Hi!
I’m new to this forum and to growing fruit trees. I’d love some advice on some ground rules or absolute musts with fruit trees. I know there is an enormous wealth of information out there, but the sheer amount of it feels overwhelming, so hearing some tips from real people with experience would be wonderful.
Our orchard background: we have an elongated acre in Virginia, on a mountainside (all sloped terrain). I believe we’re in zone 7a. We’ve cleared the overgrown jungle that used to be wild on the property and started adding fruit trees. The first trees were McIntosh and Golden Delicious, plus an apricot and fig (the apricot was eaten by deer who got through our fence, the fig died in the winter I think). We got those trees from a local nursery in 2021. The Golden Delicious seems to be suffering from Cedar Apple Rust (as best as i could google diagnose) but is still alive. The McIntosh had aphids on it and some of the leaves curled up. I tried to spray with Neem and it looks like the tree is still ok. I manually removed any baby apples I could find, thinking that for the first couple years the trees should focus on growing instead of fruiting (not sure if that was necessary or not).

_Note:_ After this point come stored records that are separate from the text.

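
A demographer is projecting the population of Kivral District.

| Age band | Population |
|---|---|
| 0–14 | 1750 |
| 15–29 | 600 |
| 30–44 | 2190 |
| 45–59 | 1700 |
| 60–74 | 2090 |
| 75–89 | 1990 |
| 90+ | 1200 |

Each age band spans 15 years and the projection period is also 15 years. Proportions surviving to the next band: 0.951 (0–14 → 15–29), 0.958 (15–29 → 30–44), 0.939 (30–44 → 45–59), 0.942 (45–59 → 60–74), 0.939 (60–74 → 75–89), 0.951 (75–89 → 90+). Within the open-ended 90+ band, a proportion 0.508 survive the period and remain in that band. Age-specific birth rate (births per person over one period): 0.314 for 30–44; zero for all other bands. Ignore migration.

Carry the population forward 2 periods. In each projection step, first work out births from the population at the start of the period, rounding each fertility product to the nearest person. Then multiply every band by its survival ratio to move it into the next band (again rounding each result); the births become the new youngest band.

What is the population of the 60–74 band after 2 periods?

1937

Period 1:
Births: 2190 * 0.314 = 688
15–29: 1750 * 0.951 = 1664
30–44: 600 * 0.958 = 575
45–59: 2190 * 0.939 = 2056
60–74: 1700 * 0.942 = 1601
75–89: 2090 * 0.939 = 1963
90+: 1990 * 0.951 + 1200 * 0.508 = 1892 + 610 = 2502
Population now: 0–14=688, 15–29=1664, 30–44=575, 45–59=2056, 60–74=1601, 75–89=1963, 90+=2502
Period 2:
Births: 575 * 0.314 = 181
15–29: 688 * 0.951 = 654
30–44: 1664 * 0.958 = 1594
45–59: 575 * 0.939 = 540
60–74: 2056 * 0.942 = 1937
75–89: 1601 * 0.939 = 1503
90+: 1963 * 0.951 + 2502 * 0.508 = 1867 + 1271 = 3138
Population now: 0–14=181, 15–29=654, 30–44=1594, 45–59=540, 60–74=1937, 75–89=1503, 90+=3138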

Last year (summer-fall 2023) we cleared a lot more and added a bunch of trees:
- Arkansas Black Spur apple
- Montmorency Cherry
- Blenheim Apricot
- Walnut
- Allegheny Pawpaw & Wabash Pawpaw
- Plum tree (don’t remember the exact name at the moment)
- hazelnuts
My plan was to spray everything with Surround Clay according to instructions and hope for the best. However, since finding this forum, it’s beginning to sound like maybe I should plan on having a more elaborate spraying schedule with various solutions. I do hope to keep everything organic and safe for kids to pick the fruit and eat off the branch.
Since my baby trees are so new, I’m not sure what problems will arise in my exact location. I already know about the Cedar Rust and aphids… for other stuff, should i spray preventively, or wait to see what I’m dealing with? Might the Surround Clay stuff be enough?
Also, if anyone has any advice about the Golden Delicious with the Cedar Rust, I’d be happy to hear it. Is there any hope for the tree, or should I take it out? (That seems so hard to do, psychologically).
I also need advice for a pair for the Arkansas Black… might the McIntosh be a good pollinating pair? The trees are currently pretty far apart on different sides of the house, but I’m thinking I could move the McIntosh closer, it’s not very big yet.
Thanks so much for any advice!
- Anya
Pic attached – our baby orchard as of late October 2023. Cherry and plum closer to center, ArkBlack to the right, Pawpaw at the edge on the right. Not visible through the pine branches – walnut.